The question posed on LinkedIn back in early 2013 May was: What is the cost of your training and your skill? For some, it is monetary, for some it is time, and others it is blood, sweat, and tears.
I’d say it’s a combination of all of those for me, though less on the blood side (thankfully). My own experience is that every teacher that I met who taught their art for free or that “coddled” their students did not have a very high level art to offer, or at least did not have a very high level of teaching ability.
To use one example (again, my own personal experience, I’m not trying to cast judgment on an entire system), there is a Taijiquan teacher in Indiana who offers free classes. Unfortunately, his students don’t seem to get anything out of it other than some mental and physical relaxation even after studying with this teacher for three or four years! Barely any one of them can even stand in the proper stances, apply any of the patterns or strategies from the set they are learning, and some of them are even unhealthier than before (knee and hip problems because their stances were never corrected). I’ve met three teachers who were along those lines.

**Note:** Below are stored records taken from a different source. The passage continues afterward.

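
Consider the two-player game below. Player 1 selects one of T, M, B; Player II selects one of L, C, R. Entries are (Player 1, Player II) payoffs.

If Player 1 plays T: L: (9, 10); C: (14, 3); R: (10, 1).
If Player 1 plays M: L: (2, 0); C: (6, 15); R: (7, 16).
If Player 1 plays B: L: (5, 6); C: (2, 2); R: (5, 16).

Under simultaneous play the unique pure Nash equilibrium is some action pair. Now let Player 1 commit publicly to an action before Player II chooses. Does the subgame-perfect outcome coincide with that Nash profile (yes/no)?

yes

Backward induction with Player 1 moving first.
- T: Player II compares 10, 3, 1 and picks L; Player 1 would get 9.
- M: Player II compares 0, 15, 16 and picks R; Player 1 would get 7.
- B: Player II compares 6, 2, 16 and picks R; Player 1 would get 5.
Among 9, 7, 5, the best is 9 at T. Subgame-perfect outcome: (T, L) with payoffs (9, 10).
For the simultaneous game, intersect best replies.
Player 1's best replies: L→T; C→T; R→T.
Player II's best replies: T→L; M→R; B→R.
The unique mutual best reply is (T, L), giving (9, 10).
Sequential outcome (T, L) coincides with the Nash profile (T, L).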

Conversely, those masters who charge higher prices, and those who I’ve had to travel to reach (my first “serious” kung fu master is in Skokie, IL and the master who I consider my definite master lives in Gainesville, FL; I live in Lafayette, IN, so one master was a three hour drive away and the other a few hour plane trip away) were able to not only teach a lot in a short period of time, they were able to generate competent martial artists in the expected period of time. These masters have a lot going for them; systematic training, expectations that are known to everyone, and a proven system. It is only natural that they charge a proper price for their expertise.
Some people have asked me how much money they should set aside to attend my master’s or grandmaster’s seminars. I drafted a post on my grandmaster’s online school forum here back in November of 2011 with the particulars. I was able to manage that on a student’s budget, working part-time (about twenty hours per week) with a low wage library job. I’m sure that other people in similar circumstances who really, really want the skills Shaolin Wahnam can teach (using classical kung fu techniques in sparring and fighting, mental clarity, excellent exercises to maintain health and develop vitality, and many more) will be able to draft a budget that will see them to the end.